09 - Serve hot, garnished with fresh chives, parsley, or shredded cheese if desired.

# Additional Tips::

01 -
  • It comes together in less than an hour, which means you can have a restaurant-quality soup before your evening really starts.
  • The cauliflower becomes impossibly tender and almost melts into the broth, making it secretly vegetable-forward without tasting like virtue.
  • One pot means one cleanup, and the flavors deepen as it sits, making it perfect for meal prep or those nights when you need something already waiting.
02 -
  • Don't skip cooking the flour in the roux for a full 2 minutes, or your chowder will taste starchy and paste-like instead of naturally thick and creamy.
  • Add the milk at the very end after the vegetables are fully tender, because long simmering can break down dairy and make it taste slightly off.
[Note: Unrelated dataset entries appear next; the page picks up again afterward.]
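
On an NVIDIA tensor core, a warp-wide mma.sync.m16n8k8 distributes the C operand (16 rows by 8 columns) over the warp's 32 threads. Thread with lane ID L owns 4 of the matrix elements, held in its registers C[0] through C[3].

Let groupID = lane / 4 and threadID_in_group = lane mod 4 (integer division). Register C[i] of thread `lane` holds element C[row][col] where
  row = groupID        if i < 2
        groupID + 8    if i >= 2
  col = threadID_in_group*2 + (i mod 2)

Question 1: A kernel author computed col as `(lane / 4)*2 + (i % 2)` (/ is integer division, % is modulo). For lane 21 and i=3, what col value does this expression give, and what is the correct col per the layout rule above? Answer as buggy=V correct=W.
buggy=11 correct=3

`(lane / 4)*2 + (i % 2)`[21,3]->11
lane 21: g=5 (21/4), t=1 (21%4)
i=3: r=5+8=13, c=1*2+1=3
col: 11 vs 3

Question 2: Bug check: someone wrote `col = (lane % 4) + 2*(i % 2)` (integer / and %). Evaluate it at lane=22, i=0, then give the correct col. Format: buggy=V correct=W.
`(lane % 4) + 2*(i % 2)`[22,0]⇒2
lane 22: gr=5 (22/4), th=2 (22%4)
i=0: r=5+0=5, c=2*2+0=4
col: 2 vs 4

buggy=2 correct=4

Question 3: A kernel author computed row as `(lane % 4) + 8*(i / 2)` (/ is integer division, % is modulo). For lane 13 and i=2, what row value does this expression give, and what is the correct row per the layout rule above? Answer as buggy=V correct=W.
buggy=9 correct=11

`(lane % 4) + 8*(i / 2)`[13,2]->9
lane 13: gid=3 (13/4), tid=1 (13%4)
i=2: r=3+8=11, c=1*2+0=2
row: 9 vs 11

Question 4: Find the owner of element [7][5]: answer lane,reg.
r=7→G=7,rhi=0  c=5→T=2,p=1
L=7*4+2=30  i=0*2+1=1

30,1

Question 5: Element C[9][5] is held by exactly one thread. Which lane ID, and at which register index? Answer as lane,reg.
r: 9->gid=1,r8=1  c: 5->tid=2,i&1=1
L=1*4+2=6  i=1*2+1=3

6,3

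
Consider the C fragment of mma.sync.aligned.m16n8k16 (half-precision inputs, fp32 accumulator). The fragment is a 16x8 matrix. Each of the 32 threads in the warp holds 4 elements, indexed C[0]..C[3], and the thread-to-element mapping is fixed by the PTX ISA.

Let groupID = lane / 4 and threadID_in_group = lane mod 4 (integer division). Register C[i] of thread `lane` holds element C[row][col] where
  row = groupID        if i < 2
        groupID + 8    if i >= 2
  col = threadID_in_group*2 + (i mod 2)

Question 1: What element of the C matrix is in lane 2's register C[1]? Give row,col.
lane 2->2/4=0, 2 mod 4=2
i=1  r:0+0->0  c:2·2+1->5

0,5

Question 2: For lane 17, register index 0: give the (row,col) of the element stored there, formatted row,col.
17: g=4,t=1
[0] (4+0,1*2+0) = (4,2)

4,2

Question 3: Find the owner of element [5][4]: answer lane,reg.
22,0

r:5=>grp=5,rB=0  c:4=>tig=2,lo=0
L=5*4+2=22  i=0*2+0=0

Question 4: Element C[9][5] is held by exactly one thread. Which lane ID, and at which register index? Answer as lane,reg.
6,3

r=9⇒gr=1,Rb=1  c=5⇒th=2,odd=1
L=1*4+2=6  i=1*2+1=3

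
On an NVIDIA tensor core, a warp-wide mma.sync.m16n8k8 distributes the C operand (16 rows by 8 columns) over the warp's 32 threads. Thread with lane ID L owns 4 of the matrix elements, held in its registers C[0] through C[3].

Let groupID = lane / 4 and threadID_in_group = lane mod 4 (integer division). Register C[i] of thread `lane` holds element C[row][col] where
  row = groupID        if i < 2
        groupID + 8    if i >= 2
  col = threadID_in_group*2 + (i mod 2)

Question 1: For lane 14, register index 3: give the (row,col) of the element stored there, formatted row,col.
L=14->g=14>>2=3, t=14&3=2
[3]->row 3+8=11  col 2·2+1=5

11,5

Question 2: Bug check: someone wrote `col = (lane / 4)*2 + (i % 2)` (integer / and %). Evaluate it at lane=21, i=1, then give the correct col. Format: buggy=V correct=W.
`(lane / 4)*2 + (i % 2)`[21,1]→11
L=21→G=21>>2=5, T=21&3=1
[1]→row 5+0=5  col 1·2+1=3
col: 11 vs 3

buggy=11 correct=3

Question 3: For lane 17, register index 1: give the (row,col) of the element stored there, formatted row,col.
4,3

lane 17⇒17/4=4, 17 mod 4=1
i=1  r:4+0⇒4  c:2·1+1⇒3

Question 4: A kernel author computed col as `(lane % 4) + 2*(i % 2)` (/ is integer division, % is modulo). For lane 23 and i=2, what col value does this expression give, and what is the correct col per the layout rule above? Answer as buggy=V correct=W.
buggy=3 correct=6

`(lane % 4) + 2*(i % 2)`[23,2]=>3
23: grp=5,tig=3
[2] (5+8,3*2+0) = (13,6)
col: 3 vs 6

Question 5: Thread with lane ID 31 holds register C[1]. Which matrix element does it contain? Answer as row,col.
31: grp=7,tig=3
[1] (7+0,3*2+1) = (7,7)

7,7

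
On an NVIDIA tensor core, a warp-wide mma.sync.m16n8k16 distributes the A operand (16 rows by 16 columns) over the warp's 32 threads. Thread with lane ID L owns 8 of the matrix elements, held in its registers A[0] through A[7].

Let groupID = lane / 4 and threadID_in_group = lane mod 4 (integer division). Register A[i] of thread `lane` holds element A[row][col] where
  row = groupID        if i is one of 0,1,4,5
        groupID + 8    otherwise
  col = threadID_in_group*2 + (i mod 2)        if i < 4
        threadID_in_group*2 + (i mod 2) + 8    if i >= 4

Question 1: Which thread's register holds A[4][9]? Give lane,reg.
r: 4->gid=4,r8=0  c: 9->c8=1,tid=0,i&1=1
L=4*4+0=16  i=1*4+0*2+1=5

16,5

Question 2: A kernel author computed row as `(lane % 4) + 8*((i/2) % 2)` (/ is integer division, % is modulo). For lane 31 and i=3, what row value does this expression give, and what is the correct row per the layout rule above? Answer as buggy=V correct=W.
buggy=11 correct=15

`(lane % 4) + 8*((i/2) % 2)`[31,3]->11
lane 31: gid=7 (31/4), tid=3 (31%4)
i=3: r=7+8=15, c=3*2+1+0=7
row: 11 vs 15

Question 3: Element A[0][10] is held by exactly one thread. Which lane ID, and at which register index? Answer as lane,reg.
r:0=>grp=0,rB=0  c:10=>cB=1,tig=1,lo=0
L=0*4+1=1  i=1*4+0*2+0=4

1,4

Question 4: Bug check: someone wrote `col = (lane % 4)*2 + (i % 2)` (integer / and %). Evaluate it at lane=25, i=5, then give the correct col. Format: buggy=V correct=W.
buggy=3 correct=11

`(lane % 4)*2 + (i % 2)`[25,5]->3
lane 25: g=6 (25/4), t=1 (25%4)
i=5: r=6+0=6, c=1*2+1+8=11
col: 3 vs 11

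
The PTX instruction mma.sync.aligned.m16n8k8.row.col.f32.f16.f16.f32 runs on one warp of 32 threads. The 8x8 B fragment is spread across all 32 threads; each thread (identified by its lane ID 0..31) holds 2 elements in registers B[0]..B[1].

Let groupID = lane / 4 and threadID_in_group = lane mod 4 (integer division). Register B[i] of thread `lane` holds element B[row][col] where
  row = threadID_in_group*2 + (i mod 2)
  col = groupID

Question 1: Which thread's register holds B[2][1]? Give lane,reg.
c=1⇒gr=1  r=2⇒th=1,odd=0
L=1*4+1=5  i=0=0

5,0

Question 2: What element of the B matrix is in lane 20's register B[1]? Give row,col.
20: gid=5,tid=0
[1] (0*2+1,5) = (1,5)

1,5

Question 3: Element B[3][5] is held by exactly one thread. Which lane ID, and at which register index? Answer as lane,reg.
c=5⇒gr=5  r=3⇒th=1,odd=1
L=5*4+1=21  i=1=1

21,1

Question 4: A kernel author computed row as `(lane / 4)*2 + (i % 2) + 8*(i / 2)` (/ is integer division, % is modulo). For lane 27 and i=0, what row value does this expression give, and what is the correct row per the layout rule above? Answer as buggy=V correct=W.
buggy=12 correct=6

`(lane / 4)*2 + (i % 2) + 8*(i / 2)`[27,0]→12
27: G=6,T=3
[0] (3*2+0,6) = (6,6)
row: 12 vs 6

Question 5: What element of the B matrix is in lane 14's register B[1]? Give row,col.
5,3

lane 14: gr=3 (14/4), th=2 (14%4)
i=1: r=2*2+1=5, c=gr=3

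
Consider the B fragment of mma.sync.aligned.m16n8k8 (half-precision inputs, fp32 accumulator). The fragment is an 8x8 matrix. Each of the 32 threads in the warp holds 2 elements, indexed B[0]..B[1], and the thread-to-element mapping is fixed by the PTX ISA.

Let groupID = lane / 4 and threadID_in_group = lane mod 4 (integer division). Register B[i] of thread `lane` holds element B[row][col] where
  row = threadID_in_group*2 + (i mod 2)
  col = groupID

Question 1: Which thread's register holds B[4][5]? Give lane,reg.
22,0

c:5=>grp=5  r:4=>tig=2,lo=0
L=5*4+2=22  i=0=0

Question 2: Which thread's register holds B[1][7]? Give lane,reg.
28,1

c=7⇒gr=7  r=1⇒th=0,odd=1
L=7*4+0=28  i=1=1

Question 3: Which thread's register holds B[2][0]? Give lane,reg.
c=0→G=0  r=2→T=1,p=0
L=0*4+1=1  i=0=0

1,0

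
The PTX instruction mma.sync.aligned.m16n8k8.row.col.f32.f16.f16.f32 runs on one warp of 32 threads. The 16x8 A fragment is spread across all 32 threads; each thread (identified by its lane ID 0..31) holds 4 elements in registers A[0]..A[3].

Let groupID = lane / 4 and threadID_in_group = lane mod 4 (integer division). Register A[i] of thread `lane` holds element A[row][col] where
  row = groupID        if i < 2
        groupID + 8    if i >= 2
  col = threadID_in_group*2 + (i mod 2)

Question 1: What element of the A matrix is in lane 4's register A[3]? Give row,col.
lane 4⇒4/4=1, 4 mod 4=0
i=3  r:1+8⇒9  c:2·0+1⇒1

9,1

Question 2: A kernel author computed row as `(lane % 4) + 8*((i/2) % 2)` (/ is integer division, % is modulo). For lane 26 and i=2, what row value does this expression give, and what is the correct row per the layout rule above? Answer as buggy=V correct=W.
buggy=10 correct=14

`(lane % 4) + 8*((i/2) % 2)`[26,2]->10
26: g=6,t=2
[2] (6+8,2*2+0) = (14,4)
row: 10 vs 14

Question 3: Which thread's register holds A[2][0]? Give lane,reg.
r: 2->gid=2,r8=0  c: 0->tid=0,i&1=0
L=2*4+0=8  i=0*2+0=0

8,0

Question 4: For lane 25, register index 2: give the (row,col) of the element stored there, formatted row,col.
14,2

25: gid=6,tid=1
[2] (6+8,1*2+0) = (14,2)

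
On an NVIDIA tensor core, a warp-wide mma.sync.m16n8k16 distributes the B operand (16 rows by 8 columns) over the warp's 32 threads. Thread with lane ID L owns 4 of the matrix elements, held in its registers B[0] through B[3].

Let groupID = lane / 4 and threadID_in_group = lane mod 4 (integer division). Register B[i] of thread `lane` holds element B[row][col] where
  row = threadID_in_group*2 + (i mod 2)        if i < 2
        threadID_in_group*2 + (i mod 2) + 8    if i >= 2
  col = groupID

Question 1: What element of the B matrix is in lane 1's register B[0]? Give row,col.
1: G=0,T=1
[0] (1*2+0+0,0) = (2,0)

2,0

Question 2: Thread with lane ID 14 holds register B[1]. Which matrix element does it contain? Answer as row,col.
5,3

lane 14: g=3 (14/4), t=2 (14%4)
i=1: r=2*2+1+0=5, c=g=3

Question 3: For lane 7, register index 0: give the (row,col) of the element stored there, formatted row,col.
6,1

lane 7: gid=1 (7/4), tid=3 (7%4)
i=0: r=3*2+0+0=6, c=gid=1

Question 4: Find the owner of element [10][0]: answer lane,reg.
1,2

c:0=>grp=0  r:10=>rB=1,tig=1,lo=0
L=0*4+1=1  i=1*2+0=2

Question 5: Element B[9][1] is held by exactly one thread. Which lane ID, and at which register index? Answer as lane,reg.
c: 1->gid=1  r: 9->r8=1,tid=0,i&1=1
L=1*4+0=4  i=1*2+1=3

4,3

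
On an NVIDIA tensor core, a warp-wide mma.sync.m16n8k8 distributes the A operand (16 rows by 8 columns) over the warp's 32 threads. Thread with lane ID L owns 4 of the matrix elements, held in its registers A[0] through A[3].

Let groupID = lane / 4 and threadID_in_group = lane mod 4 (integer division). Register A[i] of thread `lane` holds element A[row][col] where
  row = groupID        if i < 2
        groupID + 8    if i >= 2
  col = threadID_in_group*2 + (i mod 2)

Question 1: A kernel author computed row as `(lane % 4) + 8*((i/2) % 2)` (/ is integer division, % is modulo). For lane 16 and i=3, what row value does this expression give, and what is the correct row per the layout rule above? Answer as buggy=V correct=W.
buggy=8 correct=12

`(lane % 4) + 8*((i/2) % 2)`[16,3]→8
lane 16→16/4=4, 16 mod 4=0
i=3  r:4+8→12  c:2·0+1→1
row: 8 vs 12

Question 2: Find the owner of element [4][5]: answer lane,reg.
r: 4->gid=4,r8=0  c: 5->tid=2,i&1=1
L=4*4+2=18  i=0*2+1=1

18,1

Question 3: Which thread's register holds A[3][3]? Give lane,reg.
r=3->g=3,rb=0  c=3->t=1,b0=1
L=3*4+1=13  i=0*2+1=1

13,1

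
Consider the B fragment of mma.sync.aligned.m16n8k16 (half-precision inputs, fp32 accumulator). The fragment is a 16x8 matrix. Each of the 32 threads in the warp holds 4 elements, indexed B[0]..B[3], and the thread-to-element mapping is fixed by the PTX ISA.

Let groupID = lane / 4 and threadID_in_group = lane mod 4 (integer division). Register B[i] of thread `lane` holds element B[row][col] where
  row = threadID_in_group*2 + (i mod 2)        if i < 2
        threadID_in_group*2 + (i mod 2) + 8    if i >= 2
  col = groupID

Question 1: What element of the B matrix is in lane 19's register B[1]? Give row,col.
7,4

19: G=4,T=3
[1] (3*2+1+0,4) = (7,4)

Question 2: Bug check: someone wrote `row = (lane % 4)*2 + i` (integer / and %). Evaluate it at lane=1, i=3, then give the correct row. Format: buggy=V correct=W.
buggy=5 correct=11

`(lane % 4)*2 + i`[1,3]->5
L=1->g=1>>2=0, t=1&3=1
[3]->row 1·2+1+8=11  col g=0
row: 5 vs 11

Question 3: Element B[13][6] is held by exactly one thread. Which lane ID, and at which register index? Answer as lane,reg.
26,3

c=6->g=6  r=13->rb=1,t=2,b0=1
L=6*4+2=26  i=1*2+1=3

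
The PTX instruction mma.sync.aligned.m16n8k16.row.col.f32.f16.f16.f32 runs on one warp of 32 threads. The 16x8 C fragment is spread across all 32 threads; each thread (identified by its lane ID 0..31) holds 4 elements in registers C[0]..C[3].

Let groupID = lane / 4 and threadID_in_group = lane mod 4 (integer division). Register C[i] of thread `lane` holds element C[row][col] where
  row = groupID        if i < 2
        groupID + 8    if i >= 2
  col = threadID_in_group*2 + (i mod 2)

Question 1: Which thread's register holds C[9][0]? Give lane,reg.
r:9=>grp=1,rB=1  c:0=>tig=0,lo=0
L=1*4+0=4  i=1*2+0=2

4,2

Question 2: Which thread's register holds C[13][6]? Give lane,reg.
23,2

r=13→G=5,rhi=1  c=6→T=3,p=0
L=5*4+3=23  i=1*2+0=2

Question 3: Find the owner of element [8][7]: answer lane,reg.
r=8⇒gr=0,Rb=1  c=7⇒th=3,odd=1
L=0*4+3=3  i=1*2+1=3

3,3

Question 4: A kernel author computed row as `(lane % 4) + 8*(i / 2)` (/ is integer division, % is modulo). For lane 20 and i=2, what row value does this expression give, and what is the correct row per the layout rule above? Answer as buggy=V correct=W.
buggy=8 correct=13

`(lane % 4) + 8*(i / 2)`[20,2]→8
lane 20→20/4=5, 20 mod 4=0
i=2  r:5+8→13  c:2·0+0→0
row: 8 vs 13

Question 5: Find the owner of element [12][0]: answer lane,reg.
16,2

r=12→G=4,rhi=1  c=0→T=0,p=0
L=4*4+0=16  i=1*2+0=2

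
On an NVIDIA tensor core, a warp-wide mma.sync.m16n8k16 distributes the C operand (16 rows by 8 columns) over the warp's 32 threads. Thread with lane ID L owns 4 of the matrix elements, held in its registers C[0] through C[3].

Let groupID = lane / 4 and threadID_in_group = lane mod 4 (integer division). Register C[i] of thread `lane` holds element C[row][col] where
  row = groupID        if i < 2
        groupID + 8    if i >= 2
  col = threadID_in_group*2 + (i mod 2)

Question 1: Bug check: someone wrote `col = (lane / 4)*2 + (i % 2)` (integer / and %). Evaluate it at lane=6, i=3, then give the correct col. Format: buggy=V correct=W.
`(lane / 4)*2 + (i % 2)`[6,3]->3
6: gid=1,tid=2
[3] (1+8,2*2+1) = (9,5)
col: 3 vs 5

buggy=3 correct=5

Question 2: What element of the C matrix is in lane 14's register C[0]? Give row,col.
lane 14→14/4=3, 14 mod 4=2
i=0  r:3+0→3  c:2·2+0→4

3,4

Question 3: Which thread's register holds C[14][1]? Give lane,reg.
r:14=>grp=6,rB=1  c:1=>tig=0,lo=1
L=6*4+0=24  i=1*2+1=3

24,3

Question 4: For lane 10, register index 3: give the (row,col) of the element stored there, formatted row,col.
10,5

lane 10⇒10/4=2, 10 mod 4=2
i=3  r:2+8⇒10  c:2·2+1⇒5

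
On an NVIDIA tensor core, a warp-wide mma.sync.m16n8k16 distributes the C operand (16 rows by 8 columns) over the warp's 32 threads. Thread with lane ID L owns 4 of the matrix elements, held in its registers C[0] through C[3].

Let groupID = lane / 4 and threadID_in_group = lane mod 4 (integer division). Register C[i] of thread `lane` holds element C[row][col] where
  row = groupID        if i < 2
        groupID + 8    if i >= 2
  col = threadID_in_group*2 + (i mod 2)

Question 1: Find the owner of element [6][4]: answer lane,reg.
r=6->g=6,rb=0  c=4->t=2,b0=0
L=6*4+2=26  i=0*2+0=0

26,0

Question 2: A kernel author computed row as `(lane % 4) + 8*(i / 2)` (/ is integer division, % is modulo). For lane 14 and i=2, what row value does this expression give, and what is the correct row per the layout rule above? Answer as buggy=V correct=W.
buggy=10 correct=11

`(lane % 4) + 8*(i / 2)`[14,2]->10
L=14->gid=14>>2=3, tid=14&3=2
[2]->row 3+8=11  col 2·2+0=4
row: 10 vs 11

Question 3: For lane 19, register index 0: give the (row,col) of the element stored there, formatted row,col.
4,6

L=19->gid=19>>2=4, tid=19&3=3
[0]->row 4+0=4  col 3·2+0=6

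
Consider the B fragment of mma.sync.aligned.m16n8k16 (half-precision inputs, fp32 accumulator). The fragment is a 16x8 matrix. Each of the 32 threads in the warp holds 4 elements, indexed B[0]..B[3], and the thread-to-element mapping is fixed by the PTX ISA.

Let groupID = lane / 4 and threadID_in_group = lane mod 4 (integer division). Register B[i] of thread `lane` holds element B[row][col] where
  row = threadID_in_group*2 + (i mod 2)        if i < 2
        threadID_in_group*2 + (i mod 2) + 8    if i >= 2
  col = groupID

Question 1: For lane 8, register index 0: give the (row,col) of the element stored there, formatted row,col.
0,2

L=8⇒gr=8>>2=2, th=8&3=0
[0]⇒row 0·2+0+0=0  col gr=2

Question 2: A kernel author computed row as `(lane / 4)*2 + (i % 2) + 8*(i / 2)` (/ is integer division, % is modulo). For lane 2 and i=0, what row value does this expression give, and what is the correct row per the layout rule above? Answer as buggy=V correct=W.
`(lane / 4)*2 + (i % 2) + 8*(i / 2)`[2,0]->0
lane 2: gid=0 (2/4), tid=2 (2%4)
i=0: r=2*2+0+0=4, c=gid=0
row: 0 vs 4

buggy=0 correct=4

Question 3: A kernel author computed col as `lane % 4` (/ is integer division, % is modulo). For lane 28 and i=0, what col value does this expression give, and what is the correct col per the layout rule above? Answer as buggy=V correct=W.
buggy=0 correct=7

`lane % 4`[28,0]->0
lane 28->28/4=7, 28 mod 4=0
i=0  r:2·0+0+0->0  c:7
col: 0 vs 7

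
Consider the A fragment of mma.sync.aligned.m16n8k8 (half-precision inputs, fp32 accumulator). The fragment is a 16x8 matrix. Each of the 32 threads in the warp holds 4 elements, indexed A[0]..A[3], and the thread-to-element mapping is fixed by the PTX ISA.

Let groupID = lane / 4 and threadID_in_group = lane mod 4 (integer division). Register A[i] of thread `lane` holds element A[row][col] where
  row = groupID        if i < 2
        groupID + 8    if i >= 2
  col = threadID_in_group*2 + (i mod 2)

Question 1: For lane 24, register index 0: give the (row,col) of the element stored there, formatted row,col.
6,0

lane 24=>24/4=6, 24 mod 4=0
i=0  r:6+0=>6  c:2·0+0=>0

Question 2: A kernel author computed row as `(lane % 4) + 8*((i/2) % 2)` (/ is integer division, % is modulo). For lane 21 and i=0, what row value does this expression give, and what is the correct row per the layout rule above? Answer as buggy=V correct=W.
`(lane % 4) + 8*((i/2) % 2)`[21,0]⇒1
lane 21: gr=5 (21/4), th=1 (21%4)
i=0: r=5+0=5, c=1*2+0=2
row: 1 vs 5

buggy=1 correct=5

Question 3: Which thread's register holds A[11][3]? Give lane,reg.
13,3

r=11→G=3,rhi=1  c=3→T=1,p=1
L=3*4+1=13  i=1*2+1=3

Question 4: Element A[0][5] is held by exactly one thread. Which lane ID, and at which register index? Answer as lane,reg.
r:0=>grp=0,rB=0  c:5=>tig=2,lo=1
L=0*4+2=2  i=0*2+1=1

2,1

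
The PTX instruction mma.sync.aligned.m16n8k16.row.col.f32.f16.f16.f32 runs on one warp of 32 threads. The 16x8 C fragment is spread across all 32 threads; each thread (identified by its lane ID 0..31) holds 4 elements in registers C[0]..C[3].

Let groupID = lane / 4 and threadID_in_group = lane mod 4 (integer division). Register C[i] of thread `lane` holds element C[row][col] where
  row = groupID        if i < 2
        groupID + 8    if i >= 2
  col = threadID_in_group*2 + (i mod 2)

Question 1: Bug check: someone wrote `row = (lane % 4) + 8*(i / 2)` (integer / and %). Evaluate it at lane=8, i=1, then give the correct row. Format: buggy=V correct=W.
`(lane % 4) + 8*(i / 2)`[8,1]->0
L=8->gid=8>>2=2, tid=8&3=0
[1]->row 2+0=2  col 0·2+1=1
row: 0 vs 2

buggy=0 correct=2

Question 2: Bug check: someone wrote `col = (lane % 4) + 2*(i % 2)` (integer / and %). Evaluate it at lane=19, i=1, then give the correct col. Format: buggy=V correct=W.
`(lane % 4) + 2*(i % 2)`[19,1]→5
19: G=4,T=3
[1] (4+0,3*2+1) = (4,7)
col: 5 vs 7

buggy=5 correct=7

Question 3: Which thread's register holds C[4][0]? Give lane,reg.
r=4->g=4,rb=0  c=0->t=0,b0=0
L=4*4+0=16  i=0*2+0=0

16,0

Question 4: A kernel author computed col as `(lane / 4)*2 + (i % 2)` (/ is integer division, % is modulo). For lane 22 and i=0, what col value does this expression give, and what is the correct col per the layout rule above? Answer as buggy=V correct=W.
`(lane / 4)*2 + (i % 2)`[22,0]=>10
lane 22=>22/4=5, 22 mod 4=2
i=0  r:5+0=>5  c:2·2+0=>4
col: 10 vs 4

buggy=10 correct=4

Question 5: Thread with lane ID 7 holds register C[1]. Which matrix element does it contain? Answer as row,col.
1,7

lane 7=>7/4=1, 7 mod 4=3
i=1  r:1+0=>1  c:2·3+1=>7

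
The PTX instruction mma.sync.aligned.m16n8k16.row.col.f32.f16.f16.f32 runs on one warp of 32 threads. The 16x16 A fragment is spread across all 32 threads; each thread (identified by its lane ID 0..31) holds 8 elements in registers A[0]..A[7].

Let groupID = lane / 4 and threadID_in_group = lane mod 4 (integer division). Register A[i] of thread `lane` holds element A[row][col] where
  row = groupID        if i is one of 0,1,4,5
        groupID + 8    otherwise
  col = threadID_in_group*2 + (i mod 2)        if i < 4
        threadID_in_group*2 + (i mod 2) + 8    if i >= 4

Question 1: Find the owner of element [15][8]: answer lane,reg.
28,6

r:15=>grp=7,rB=1  c:8=>cB=1,tig=0,lo=0
L=7*4+0=28  i=1*4+1*2+0=6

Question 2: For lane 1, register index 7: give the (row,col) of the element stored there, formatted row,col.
8,11

L=1=>grp=1>>2=0, tig=1&3=1
[7]=>row 0+8=8  col 1·2+1+8=11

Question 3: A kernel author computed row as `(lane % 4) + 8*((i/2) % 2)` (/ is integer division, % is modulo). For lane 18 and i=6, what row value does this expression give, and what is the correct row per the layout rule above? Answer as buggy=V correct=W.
buggy=10 correct=12

`(lane % 4) + 8*((i/2) % 2)`[18,6]->10
18: gid=4,tid=2
[6] (4+8,2*2+0+8) = (12,12)
row: 10 vs 12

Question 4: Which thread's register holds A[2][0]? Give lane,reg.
8,0

r=2->g=2,rb=0  c=0->cb=0,t=0,b0=0
L=2*4+0=8  i=0*4+0*2+0=0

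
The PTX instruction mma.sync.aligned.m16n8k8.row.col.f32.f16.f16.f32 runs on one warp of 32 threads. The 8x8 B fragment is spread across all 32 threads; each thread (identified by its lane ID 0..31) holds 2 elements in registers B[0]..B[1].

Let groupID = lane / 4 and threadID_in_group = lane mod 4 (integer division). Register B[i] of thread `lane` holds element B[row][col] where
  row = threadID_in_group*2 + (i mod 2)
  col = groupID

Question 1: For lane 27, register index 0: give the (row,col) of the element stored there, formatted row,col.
6,6

L=27=>grp=27>>2=6, tig=27&3=3
[0]=>row 3·2+0=6  col grp=6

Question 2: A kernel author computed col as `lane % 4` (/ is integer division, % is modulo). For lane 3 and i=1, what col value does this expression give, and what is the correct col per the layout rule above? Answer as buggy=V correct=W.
`lane % 4`[3,1]->3
3: gid=0,tid=3
[1] (3*2+1,0) = (7,0)
col: 3 vs 0

buggy=3 correct=0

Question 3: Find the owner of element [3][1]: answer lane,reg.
c: 1->gid=1  r: 3->tid=1,i&1=1
L=1*4+1=5  i=1=1

5,1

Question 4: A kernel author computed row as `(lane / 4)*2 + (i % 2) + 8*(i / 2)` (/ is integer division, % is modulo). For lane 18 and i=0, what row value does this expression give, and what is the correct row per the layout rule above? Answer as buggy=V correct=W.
buggy=8 correct=4

`(lane / 4)*2 + (i % 2) + 8*(i / 2)`[18,0]=>8
lane 18: grp=4 (18/4), tig=2 (18%4)
i=0: r=2*2+0=4, c=grp=4
row: 8 vs 4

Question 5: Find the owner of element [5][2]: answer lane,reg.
c=2⇒gr=2  r=5⇒th=2,odd=1
L=2*4+2=10  i=1=1

10,1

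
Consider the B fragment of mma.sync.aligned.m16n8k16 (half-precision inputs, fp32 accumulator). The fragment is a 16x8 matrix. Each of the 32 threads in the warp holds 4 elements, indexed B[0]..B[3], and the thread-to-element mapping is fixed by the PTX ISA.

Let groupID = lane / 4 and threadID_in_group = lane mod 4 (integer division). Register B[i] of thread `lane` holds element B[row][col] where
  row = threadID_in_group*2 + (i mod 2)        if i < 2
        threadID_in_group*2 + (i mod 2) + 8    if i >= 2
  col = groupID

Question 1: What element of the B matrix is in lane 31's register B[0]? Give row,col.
6,7

L=31->g=31>>2=7, t=31&3=3
[0]->row 3·2+0+0=6  col g=7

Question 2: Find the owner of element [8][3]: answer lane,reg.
c=3->g=3  r=8->rb=1,t=0,b0=0
L=3*4+0=12  i=1*2+0=2

12,2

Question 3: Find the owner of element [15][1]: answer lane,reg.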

  • If you're using an immersion blender, don't overdo it unless you want soup rather than chowder, partial blending is the secret to the perfect texture.
03 -
  • Brown your roux slightly longer than you think necessary, until it smells toasty and nutty, which adds a layer of flavor that feels sophisticated without any extra work.
  • Taste the broth before you use it, because a good vegetable broth makes the difference between this tasting like restaurant-quality and like it's trying too hard.